Humildad y fortaleza ante los asaltantes nos manda el gobierno de la ciudad, aunque sea éste un pobre seguro para cualquier habitante de la capital de la república, rico o pobre, pero es el único recurso que tenemos para defendernos de la violencia criminal.
Se nos recomienda que nos acojamos a la esperanza de que los ladrones se apiaden de nosotros, que se conformen con nuestras bolsas, si así lo desean, y nos perdonen la vida o nos dejen ir sin mutilarnos. Todavía más es la fortaleza que se espera de los habitantes de las colonias populares que tienen mucho menos recursos materiales para protegerse de robos, asaltos y violaciones.
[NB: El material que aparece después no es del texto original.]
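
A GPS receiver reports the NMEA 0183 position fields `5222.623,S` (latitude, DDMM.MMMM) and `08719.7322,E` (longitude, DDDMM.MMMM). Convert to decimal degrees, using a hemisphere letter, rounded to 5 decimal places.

52.37705° S, 87.32887° E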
No ha de reprochársenos a los defeños falta de generosidad, pues hemos cedido mucho de nuestro espacio público a la política de privatización de un gobierno que, mientras denuncia las políticas neoliberales, permite que los vecinos cierren calles, los comerciantes ambulantes invadan las banquetas y los franeleros se apropien lugares de estacionamiento.
Los fuereños Fox y López Obrador están haciendo pagar bien caros los excesos y pecados del pasado al Distrito Federal. Nos hemos sometido a sus exigencias. Ahora por lo menos el gobierno de la ciudad está en deuda con los habitantes de la capital de la república que tan virtuosos nos hemos mostrado. Es hora de que le pidan al Vaticano que nos otorgue por lo menos la Palma del Martirio.